In the function prvDownloadLoop(), the main task blocks and waits on requests from the request queue. When it receives a request it sends it using API function HTTPClient_Send(). If the API function was successful, then it places the response into the response queue.

The source code for prvDownloadLoop() can be found on Github.

HTTP request task

The request task is specified in the function prvRequestTask. The source code for this function can be found on Github.

The request task retrieves the size of the file in the Amazon S3 bucket. This is done in the function prvGetS3ObjectFileSize. The "Connection: keep-alive" header is added to this request to Amazon S3 to keep the connection open after the response is sent. The Amazon S3 HTTP server does not currently support HEAD requests using a presigned URL, so the 0th byte is requested. The size of the file is contained in the response's Content-Range header field. A 206 Partial Content response is expected from the server; any other response status-code received is an error.

The source code for prvGetS3ObjectFileSize can be found on Github.

After retrieving the file size, the request task continues to request each range of the file. Each range request is placed into the request queue for the main task to send. The file ranges are configured by the demo user in the macro democonfigRANGE_REQUEST_LENGTH. Range requests are natively supported in the HTTP client library API using the function HTTPClient_AddRangeHeader. The function prvRequestS3ObjectRange demonstrates how to use HTTPClient_AddRangeHeader().

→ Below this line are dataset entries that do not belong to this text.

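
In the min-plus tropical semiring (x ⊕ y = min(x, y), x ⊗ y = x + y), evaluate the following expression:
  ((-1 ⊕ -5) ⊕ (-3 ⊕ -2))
((-1 ⊕ -5) ⊕ (-3 ⊕ -2)) = -5

Expand innermost to outermost. Recall ⊕ takes the minimum of its arguments and ⊗ takes their sum. Working out the expression ((-1 ⊕ -5) ⊕ (-3 ⊕ -2)) gives -5.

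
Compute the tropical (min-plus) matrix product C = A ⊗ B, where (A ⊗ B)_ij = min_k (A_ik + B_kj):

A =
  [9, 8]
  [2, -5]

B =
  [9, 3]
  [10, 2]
A ⊗ B =
  [18, 10]
  [5, -3]

Apply the min-plus product entry-by-entry:
  C[0][0] = min over k of (A[0][0] + B[0][0] = 9 + 9 = 18, A[0][1] + B[1][0] = 8 + 10 = 18) = 18 (attained at k = 0)
  C[0][1] = min over k of (A[0][0] + B[0][1] = 9 + 3 = 12, A[0][1] + B[1][1] = 8 + 2 = 10) = 10 (attained at k = 1)
  C[1][0] = min over k of (A[1][0] + B[0][0] = 2 + 9 = 11, A[1][1] + B[1][0] = -5 + 10 = 5) = 5 (attained at k = 1)
  C[1][1] = min over k of (A[1][0] + B[0][1] = 2 + 3 = 5, A[1][1] + B[1][1] = -5 + 2 = -3) = -3 (attained at k = 1)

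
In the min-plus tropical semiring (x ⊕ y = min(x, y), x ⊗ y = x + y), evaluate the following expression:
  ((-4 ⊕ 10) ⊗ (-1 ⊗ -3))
((-4 ⊕ 10) ⊗ (-1 ⊗ -3)) = -8

Expand innermost to outermost. Recall ⊕ takes the minimum of its arguments and ⊗ takes their sum. Working out the expression ((-4 ⊕ 10) ⊗ (-1 ⊗ -3)) gives -8.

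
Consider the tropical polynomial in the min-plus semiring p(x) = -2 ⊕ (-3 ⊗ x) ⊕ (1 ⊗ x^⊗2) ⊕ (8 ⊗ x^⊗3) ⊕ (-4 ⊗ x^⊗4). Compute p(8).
p(8) = -2

A tropical monomial a ⊗ x^⊗i evaluates to a + i · x. Evaluating each term at x = 8:
  Term 0 contributes -2 + 0 · 8 = -2
  Term 1 contributes -3 + 1 · 8 = 5
  Term 2 contributes 1 + 2 · 8 = 17
  Term 3 contributes 8 + 3 · 8 = 32
  Term 4 contributes -4 + 4 · 8 = 28
p(8) = ⊕ of these = min[-2, 5, 17, 32, 28] = -2.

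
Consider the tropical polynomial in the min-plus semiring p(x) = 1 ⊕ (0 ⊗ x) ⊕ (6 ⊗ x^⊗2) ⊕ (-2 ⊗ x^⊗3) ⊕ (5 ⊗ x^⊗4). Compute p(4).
p(4) = 1

A tropical monomial a ⊗ x^⊗i evaluates to a + i · x. Evaluating each term at x = 4:
  Term 0 contributes 1 + 0 · 4 = 1
  Term 1 contributes 0 + 1 · 4 = 4
  Term 2 contributes 6 + 2 · 4 = 14
  Term 3 contributes -2 + 3 · 4 = 10
  Term 4 contributes 5 + 4 · 4 = 21
p(4) = ⊕ of these = min[1, 4, 14, 10, 21] = 1.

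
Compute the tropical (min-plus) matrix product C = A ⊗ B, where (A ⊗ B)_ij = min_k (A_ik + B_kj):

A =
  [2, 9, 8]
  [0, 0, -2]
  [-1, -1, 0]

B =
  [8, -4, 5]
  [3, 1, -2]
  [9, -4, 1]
A ⊗ B =
  [10, -2, 7]
  [3, -6, -2]
  [2, -5, -3]

Apply the min-plus product entry-by-entry:
  C[0][0] = min over k of (A[0][0] + B[0][0] = 2 + 8 = 10, A[0][1] + B[1][0] = 9 + 3 = 12, A[0][2] + B[2][0] = 8 + 9 = 17) = 10 (attained at k = 0)
  C[0][1] = min over k of (A[0][0] + B[0][1] = 2 + -4 = -2, A[0][1] + B[1][1] = 9 + 1 = 10, A[0][2] + B[2][1] = 8 + -4 = 4) = -2 (attained at k = 0)
  C[0][2] = min over k of (A[0][0] + B[0][2] = 2 + 5 = 7, A[0][1] + B[1][2] = 9 + -2 = 7, A[0][2] + B[2][2] = 8 + 1 = 9) = 7 (attained at k = 0)
  C[1][0] = min over k of (A[1][0] + B[0][0] = 0 + 8 = 8, A[1][1] + B[1][0] = 0 + 3 = 3, A[1][2] + B[2][0] = -2 + 9 = 7) = 3 (attained at k = 1)
  C[1][1] = min over k of (A[1][0] + B[0][1] = 0 + -4 = -4, A[1][1] + B[1][1] = 0 + 1 = 1, A[1][2] + B[2][1] = -2 + -4 = -6) = -6 (attained at k = 2)
  C[1][2] = min over k of (A[1][0] + B[0][2] = 0 + 5 = 5, A[1][1] + B[1][2] = 0 + -2 = -2, A[1][2] + B[2][2] = -2 + 1 = -1) = -2 (attained at k = 1)
  C[2][0] = min over k of (A[2][0] + B[0][0] = -1 + 8 = 7, A[2][1] + B[1][0] = -1 + 3 = 2, A[2][2] + B[2][0] = 0 + 9 = 9) = 2 (attained at k = 1)
  C[2][1] = min over k of (A[2][0] + B[0][1] = -1 + -4 = -5, A[2][1] + B[1][1] = -1 + 1 = 0, A[2][2] + B[2][1] = 0 + -4 = -4) = -5 (attained at k = 0)
  C[2][2] = min over k of (A[2][0] + B[0][2] = -1 + 5 = 4, A[2][1] + B[1][2] = -1 + -2 = -3, A[2][2] + B[2][2] = 0 + 1 = 1) = -3 (attained at k = 1)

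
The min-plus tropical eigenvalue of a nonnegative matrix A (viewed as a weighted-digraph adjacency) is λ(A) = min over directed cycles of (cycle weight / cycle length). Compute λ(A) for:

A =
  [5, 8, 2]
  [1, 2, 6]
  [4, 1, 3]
λ(A) = 4/3

Enumerate directed cycles and compute their means (weight / length). Sample:
  cycle 0 → 0: weight = 5, length = 1, mean = 5/1 ≈ 5.000
  cycle 1 → 1: weight = 2, length = 1, mean = 2/1 ≈ 2.000
  cycle 2 → 2: weight = 3, length = 1, mean = 3/1 ≈ 3.000
  cycle 0 → 1 → 0: weight = 9, length = 2, mean = 9/2 ≈ 4.500
  cycle 0 → 2 → 0: weight = 6, length = 2, mean = 6/2 ≈ 3.000
  cycle 1 → 0 → 1: weight = 9, length = 2, mean = 9/2 ≈ 4.500
Minimum mean = 1.333, attained e.g. along the cycle 0 → 2 → 1 → 0 with weight 4 and length 3. So λ(A) = 4/3 = 4/3.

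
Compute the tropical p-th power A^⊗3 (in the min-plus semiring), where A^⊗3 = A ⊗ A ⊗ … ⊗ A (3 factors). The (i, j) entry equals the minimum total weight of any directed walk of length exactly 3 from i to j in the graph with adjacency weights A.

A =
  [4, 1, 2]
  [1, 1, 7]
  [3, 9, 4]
A^⊗3 =
  [3, 3, 4]
  [3, 3, 4]
  [5, 5, 9]

Each entry (A^⊗3)_ij equals the minimum over all length-3 walks i = v_0 → v_1 → … → v_3 = j of Σ_t A[v_t][v_{t+1}]. For example, for (i, j) = (0, 2) we minimise over 9 possible intermediate vertex sequences; the minimum is 4, attained along the walk 0 → 1 → 0 → 2.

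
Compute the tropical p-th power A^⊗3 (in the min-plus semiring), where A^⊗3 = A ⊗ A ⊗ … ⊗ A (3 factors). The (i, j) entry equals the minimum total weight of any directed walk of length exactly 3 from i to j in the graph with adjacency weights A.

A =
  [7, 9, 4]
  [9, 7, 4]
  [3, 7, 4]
A^⊗3 =
  [11, 15, 11]
  [11, 15, 11]
  [10, 14, 11]

Each entry (A^⊗3)_ij equals the minimum over all length-3 walks i = v_0 → v_1 → … → v_3 = j of Σ_t A[v_t][v_{t+1}]. For example, for (i, j) = (0, 2) we minimise over 9 possible intermediate vertex sequences; the minimum is 11, attained along the walk 0 → 2 → 0 → 2.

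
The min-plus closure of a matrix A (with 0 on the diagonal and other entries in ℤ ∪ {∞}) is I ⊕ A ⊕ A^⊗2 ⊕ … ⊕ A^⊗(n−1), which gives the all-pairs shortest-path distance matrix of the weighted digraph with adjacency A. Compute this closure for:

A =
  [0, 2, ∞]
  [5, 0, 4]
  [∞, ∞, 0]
Closure =
  [0, 2, 6]
  [5, 0, 4]
  [∞, ∞, 0]

This is the Floyd-Warshall all-pairs shortest-path computation. For each intermediate vertex k = 0, 1, …, 2, update dist[i][j] ← min(dist[i][j], dist[i][k] + dist[k][j]). The final matrix gives, for each (i, j), the minimum total weight of any directed path from i to j (possibly empty when i = j).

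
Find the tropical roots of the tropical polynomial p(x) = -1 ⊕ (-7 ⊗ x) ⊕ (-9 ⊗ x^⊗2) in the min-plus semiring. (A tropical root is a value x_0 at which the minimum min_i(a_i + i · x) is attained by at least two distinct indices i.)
Roots: {2, 6}

Each tropical root is a break point of the lower envelope of the lines y = a_i + i · x (there are 3 lines, with slopes 0, 1, ..., 2). Only the lines that attain the minimum somewhere contribute to roots; other lines are dominated. Here the surviving (envelope) indices are i = 2, i = 1, i = 0.
Intersections between consecutive envelope lines give the roots: for adjacent envelope indices i < j the intersection is x = (a_i − a_j) / (j − i). Reading off the sorted break points: {2, 6}.
Verification: at each break x_0, at least two indices attain the minimum of min_i(a_i + i · x_0).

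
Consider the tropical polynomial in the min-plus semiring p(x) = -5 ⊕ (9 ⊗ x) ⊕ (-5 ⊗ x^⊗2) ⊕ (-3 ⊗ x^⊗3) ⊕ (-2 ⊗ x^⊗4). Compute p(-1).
p(-1) = -7

A tropical monomial a ⊗ x^⊗i evaluates to a + i · x. Evaluating each term at x = -1:
  Term 0 contributes -5 + 0 · -1 = -5
  Term 1 contributes 9 + 1 · -1 = 8
  Term 2 contributes -5 + 2 · -1 = -7
  Term 3 contributes -3 + 3 · -1 = -6
  Term 4 contributes -2 + 4 · -1 = -6
p(-1) = ⊕ of these = min[-5, 8, -7, -6, -6] = -7.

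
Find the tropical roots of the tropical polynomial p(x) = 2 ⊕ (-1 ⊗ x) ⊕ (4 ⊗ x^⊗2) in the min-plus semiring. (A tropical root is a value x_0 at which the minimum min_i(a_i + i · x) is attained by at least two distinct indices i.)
Roots: {-5, 3}

Each tropical root is a break point of the lower envelope of the lines y = a_i + i · x (there are 3 lines, with slopes 0, 1, ..., 2). Only the lines that attain the minimum somewhere contribute to roots; other lines are dominated. Here the surviving (envelope) indices are i = 2, i = 1, i = 0.
Intersections between consecutive envelope lines give the roots: for adjacent envelope indices i < j the intersection is x = (a_i − a_j) / (j − i). Reading off the sorted break points: {-5, 3}.
Verification: at each break x_0, at least two indices attain the minimum of min_i(a_i + i · x_0).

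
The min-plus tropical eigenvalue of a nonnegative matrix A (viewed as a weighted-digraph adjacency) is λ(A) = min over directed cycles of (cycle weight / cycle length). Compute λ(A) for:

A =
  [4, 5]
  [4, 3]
λ(A) = 3

Enumerate directed cycles and compute their means (weight / length). Sample:
  cycle 0 → 0: weight = 4, length = 1, mean = 4/1 ≈ 4.000
  cycle 1 → 1: weight = 3, length = 1, mean = 3/1 ≈ 3.000
  cycle 0 → 1 → 0: weight = 9, length = 2, mean = 9/2 ≈ 4.500
  cycle 1 → 0 → 1: weight = 9, length = 2, mean = 9/2 ≈ 4.500
Minimum mean = 3.000, attained e.g. along the cycle 1 → 1 with weight 3 and length 1. So λ(A) = 3/1 = 3.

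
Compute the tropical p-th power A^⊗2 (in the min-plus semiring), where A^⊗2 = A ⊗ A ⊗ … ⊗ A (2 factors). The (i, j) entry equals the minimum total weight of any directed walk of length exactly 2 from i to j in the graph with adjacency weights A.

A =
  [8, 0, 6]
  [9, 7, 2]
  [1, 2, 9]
A^⊗2 =
  [7, 7, 2]
  [3, 4, 9]
  [9, 1, 4]

Each entry (A^⊗2)_ij equals the minimum over all length-2 walks i = v_0 → v_1 → … → v_2 = j of Σ_t A[v_t][v_{t+1}]. For example, for (i, j) = (0, 2) we minimise over 3 possible intermediate vertex sequences; the minimum is 2, attained along the walk 0 → 1 → 2.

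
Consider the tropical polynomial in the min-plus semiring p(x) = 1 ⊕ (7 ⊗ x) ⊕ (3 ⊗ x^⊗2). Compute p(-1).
p(-1) = 1

A tropical monomial a ⊗ x^⊗i evaluates to a + i · x. Evaluating each term at x = -1:
  Term 0 contributes 1 + 0 · -1 = 1
  Term 1 contributes 7 + 1 · -1 = 6
  Term 2 contributes 3 + 2 · -1 = 1
p(-1) = ⊕ of these = min[1, 6, 1] = 1.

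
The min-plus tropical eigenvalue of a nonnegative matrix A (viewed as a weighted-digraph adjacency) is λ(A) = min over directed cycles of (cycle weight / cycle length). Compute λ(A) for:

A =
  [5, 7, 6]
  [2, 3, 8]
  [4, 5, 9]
λ(A) = 3

Enumerate directed cycles and compute their means (weight / length). Sample:
  cycle 0 → 0: weight = 5, length = 1, mean = 5/1 ≈ 5.000
  cycle 1 → 1: weight = 3, length = 1, mean = 3/1 ≈ 3.000
  cycle 2 → 2: weight = 9, length = 1, mean = 9/1 ≈ 9.000
  cycle 0 → 1 → 0: weight = 9, length = 2, mean = 9/2 ≈ 4.500
  cycle 0 → 2 → 0: weight = 10, length = 2, mean = 10/2 ≈ 5.000
  cycle 1 → 0 → 1: weight = 9, length = 2, mean = 9/2 ≈ 4.500
Minimum mean = 3.000, attained e.g. along the cycle 1 → 1 with weight 3 and length 1. So λ(A) = 3/1 = 3.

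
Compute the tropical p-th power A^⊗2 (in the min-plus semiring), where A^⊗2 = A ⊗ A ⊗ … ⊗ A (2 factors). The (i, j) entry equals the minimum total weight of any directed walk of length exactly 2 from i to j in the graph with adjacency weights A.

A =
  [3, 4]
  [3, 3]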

The source code for the function prvRequestS3ObjectRange can be found on Github.

HTTP response task

The response tasks waits on the response queue for responses received over the network. The main task populates the response queue when it successfully receives an HTTP response. This task processes the responses by logging the status-code, headers, and body. A real-world application may process the response by writing the response body to flash memory, for example. If the response status-code is not 206 partial content, then the task notifies the main task that the demo should fail. The response task is specified in function prvResponseTask. The source code for this function can be found on Github.